Rwanda: Survivors Fund calls on international community to do more to prevent use of sexual violence as weapon of war
British-based charity Survivors Fund (SURF), which represents and supports survivors of the Rwandan genocide, called on the international community to do more to prevent the use of sexual violence as a weapon of war to mark today’s UN International Day for the Elimination of Violence against Women.
British-based charity Survivors Fund (SURF), which represents and supports survivors of the Rwandan genocide, called on the international community to do more to prevent the use of sexual violence as a weapon of war to mark today’s UN International Day for the Elimination of Violence against Women.
It is estimated that over 25,000 women in Rwanda were raped and deliberately infected by HIV+ genocidaires in a systematic programme of sexual violence during the 1994 genocide, to ensure that they survived only to die a slow death from AIDS. Sexual violence and HIV/AIDS is now being used as a weapon of war in Darfur, as women again are being targeted in the genocidal campaign that is still ongoing.
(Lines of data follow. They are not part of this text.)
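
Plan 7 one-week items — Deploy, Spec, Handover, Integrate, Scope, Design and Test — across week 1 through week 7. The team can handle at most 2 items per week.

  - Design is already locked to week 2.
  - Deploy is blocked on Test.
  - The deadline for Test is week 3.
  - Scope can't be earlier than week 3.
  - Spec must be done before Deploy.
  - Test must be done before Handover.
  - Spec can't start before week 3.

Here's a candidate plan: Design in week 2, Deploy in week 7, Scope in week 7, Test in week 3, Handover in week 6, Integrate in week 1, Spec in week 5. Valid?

Yes, all constraints hold

Design is already locked to week 2 — holds.
Spec can't start before week 3 — holds.
The deadline for Test is week 3 — holds.
Scope can't be earlier than week 3 — holds.
Spec must be done before Deploy — holds.
Test must be done before Handover — holds.
Deploy is blocked on Test — holds.
The team can handle at most 2 items per week — holds.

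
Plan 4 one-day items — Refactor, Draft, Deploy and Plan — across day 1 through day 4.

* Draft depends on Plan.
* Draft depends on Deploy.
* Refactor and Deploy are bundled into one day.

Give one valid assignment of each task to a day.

Deploy=day 1, Draft=day 2, Plan=day 1, Refactor=day 1

Checking: Plan(day 1) before Draft(day 2); Deploy(day 1) before Draft(day 2); Refactor = Deploy = day 1.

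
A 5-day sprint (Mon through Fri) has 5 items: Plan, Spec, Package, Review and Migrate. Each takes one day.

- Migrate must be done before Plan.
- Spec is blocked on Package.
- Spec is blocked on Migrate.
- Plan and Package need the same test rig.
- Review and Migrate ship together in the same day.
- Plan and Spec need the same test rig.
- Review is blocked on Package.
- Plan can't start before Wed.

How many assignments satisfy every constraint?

Splitting on Plan: it can be Wed (2), Thu (4), Fri (4). Listing each branch's schedules as (Spec, Package, Review, Migrate):
Plan=Wed: (Thu,Mon,Tue,Tue) (Fri,Mon,Tue,Tue) — 2.
Plan=Thu: (Wed,Mon,Tue,Tue) (Fri,Mon,Tue,Tue) (Fri,Mon,Wed,Wed) (Fri,Tue,Wed,Wed) — 4.
Plan=Fri: (Wed,Mon,Tue,Tue) (Thu,Mon,Tue,Tue) (Thu,Mon,Wed,Wed) (Thu,Tue,Wed,Wed) — 4.
Summing: 2 + 4 + 4 = 10.

10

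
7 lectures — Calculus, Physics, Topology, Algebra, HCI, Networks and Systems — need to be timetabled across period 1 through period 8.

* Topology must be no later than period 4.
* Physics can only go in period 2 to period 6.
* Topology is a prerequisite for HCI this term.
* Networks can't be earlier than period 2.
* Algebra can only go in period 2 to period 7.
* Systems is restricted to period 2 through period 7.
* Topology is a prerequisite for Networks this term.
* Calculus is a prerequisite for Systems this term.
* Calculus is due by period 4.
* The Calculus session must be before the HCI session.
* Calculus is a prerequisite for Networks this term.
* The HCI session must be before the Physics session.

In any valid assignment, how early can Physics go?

Physics is available from period 2; precedence pushes Physics to at least period 3; Physics's own window allows nothing later than period 6.
Physics at period 3 is achievable: Algebra -> period 2, Systems -> period 2, HCI -> period 2, Topology -> period 1, Physics -> period 3, Calculus -> period 1, Networks -> period 2.

period 3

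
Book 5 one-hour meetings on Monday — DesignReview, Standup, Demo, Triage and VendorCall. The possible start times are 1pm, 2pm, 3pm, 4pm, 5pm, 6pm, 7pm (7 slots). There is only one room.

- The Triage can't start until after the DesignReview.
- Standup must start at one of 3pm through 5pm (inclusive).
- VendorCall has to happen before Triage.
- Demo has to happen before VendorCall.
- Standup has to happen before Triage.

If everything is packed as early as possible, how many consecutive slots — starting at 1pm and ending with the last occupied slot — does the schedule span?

5

The precedence chain requires at least 3 distinct slots.
With at most 1 per slot and 5 meetings, at least 5 slots are needed.
Propagating the time windows through the other constraints, Triage can't land before 4pm — that is slot 4 counting from 1pm — so the schedule must run through at least 4 slots.
5 works (last occupied slot: 5pm): for example Standup=3pm, DesignReview=4pm, Triage=5pm, VendorCall=2pm, Demo=1pm.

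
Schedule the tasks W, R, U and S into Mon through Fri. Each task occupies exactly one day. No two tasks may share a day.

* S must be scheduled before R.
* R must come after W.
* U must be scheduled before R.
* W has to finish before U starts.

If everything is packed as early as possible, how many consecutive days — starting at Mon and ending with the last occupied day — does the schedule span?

4

The precedence chain requires at least 3 distinct days.
With at most 1 per day and 4 tasks, at least 4 days are needed.
4 works (last occupied day: Thu): for example U -> Tue; R -> Thu; W -> Mon; S -> Wed.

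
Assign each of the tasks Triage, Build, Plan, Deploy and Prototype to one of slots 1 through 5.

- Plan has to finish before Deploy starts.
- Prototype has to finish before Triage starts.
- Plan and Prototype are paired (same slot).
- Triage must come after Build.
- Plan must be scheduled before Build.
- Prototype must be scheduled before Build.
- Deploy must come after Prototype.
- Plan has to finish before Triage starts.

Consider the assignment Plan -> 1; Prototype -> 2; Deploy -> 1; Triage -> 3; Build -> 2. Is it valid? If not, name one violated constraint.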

Survivors Fund Founder and Director Mary Kayitesi Blewitt said on the appeal: “As seen in Rwanda, and now in Darfur, sexual violence and HIV/AIDS is increasingly being exploited as a weapon of war. The international community, so silent and inactive during the genocide in Rwanda when 1 million people were killed in just 100 days, remains indecisive as to what action to take to protect the women of Darfur. It must take responsibility, and learn the lessons of 1994 and ensure that women at risk are protected from the threat and action of sexual violence.”
On 7th December, the First Lady of Rwanda, Mrs Jeanette Kagame, will formally launch the Survivors Fund programme, funded by the Department for International Development, to provide 2500 women survivors raped and infected with HIV in 1994 with antiretroviral treatment. The support is timely, as this most vulnerable group of survivors has been decimated through premature death from AIDS related illness.
But survivors now face the renewed threat of sexual violence, as well as death, from the very men who raped them and killed their families, as genocidaires are released back into the community. The country no longer has the resource to continue to keep these men incarcerated, and so by admitting guilt at a local gacaca (community-based) trial they are now free.